Monday, December 13, 2010

How does Inder trailer compare to the PAV original?

It's difficult to make a direct comparison between the original PAV 40 trailers of the 1960s and '70s and the modern day Inder trailer sold for Royal Enfield motorcycles.

Why even bother comparing them, when you would have to look long and hard to find a PAV for sale in the United States, and even then you might have a restoration project on your hands?

In contrast, just have your credit card ready when you order an Inder trailer from Royal Enfield USA, and it comes complete with the hardware you need to attach it to your Royal Enfield Bullet.

Why compare them? You may as well ask why blogs exist. To make you crazy, of course! Look, at least this isn't a blog about the World Series history of the Chicago Cubs.

The manufacturer's production plate shown here is from the excellent website

PAV 41 trailer specifications.
PAV 41 production plate.
Translated from Czech, it includes this information:

Establishment of local industry Kovozavody
Made in Semily, Czechoslovakia
Type: PAV 41
Useful Load: 30 kg 

Max. Speed: 70 kmph 
Max. Weight: 49 kg 
Production Year: 1972

A chart containing the PAV specifications I was able to find around the Internet raises questions about how the measuring was done (or, perhaps, it raises questions about how accurate were my conversions from Metric to 'Merican). The figures here for the Inder trailer were provided by Er.Jatinder Singh of Inder Exports.

PAV 40
Total length 47.7 inches 52 inches
Total width 24.4 inches 28 inches
Total height 23.6 inches 31 inches
Curb weight 44 pounds 77 pounds
Useful load 66 pounds Not given
Total weight 110 pounds Not given
Load space 3.8 cubic feet 3.6 cubic feet
Max. speed 43.5 mph Not given

 Obviously, the total height and curb weights indicated here are probably apples-to-oranges somehow.

The trailers are substantially the same otherwise. Note that the load volume figures are essentially the same. Royal Enfield USA only advertises "nearly two cubic feet" of space for the Inder trailer, but Inder itself claims a PAV-like three-and-a-half.

Trolling for information I came across some interesting tidbits, many from the well done Swedish website for the PAV. For instance:

1. The PAV motorcycle trailer arose to meet the needs of holiday travelers in a Communist country in which private cars were out of reach for most people. Small capacity motorcycles and scooters were easier to obtain, but would have been overburdened with heavy luggage.

2. From 1959 to 1968 there were two adjustable springs on the bottom of the trailer, providing suspension. From 1969 they were replaced with two rubber cushions (the Inder trailer seems to use a single large rubber cushion).
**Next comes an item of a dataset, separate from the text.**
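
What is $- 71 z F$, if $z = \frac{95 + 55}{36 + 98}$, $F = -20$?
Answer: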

3. Early lids were loose. They were got a hinge in about 1969. It's fairly simple to add hinges to the old lids.

4. PAV is correctly "PAv" but the lowercase "v" is hardly ever used in discussing the trailers. PAV is pronounced "paff."

5. Trailers were made in the mid-to-late '50s in Czechoslovakia that predated the PAV 40 design. The PAV 40 debuted in 1958 or '59. At some point the PAV 41 replaced the PAV 40 and production continued into the 1970s.

6. The PAV is not the only way to build a motorcycle trailer, maybe not even the best. This Czech language site has many fascinating pictures of old single and double-wheeled motorcycle trailers, some with elaborate swinging arm suspensions.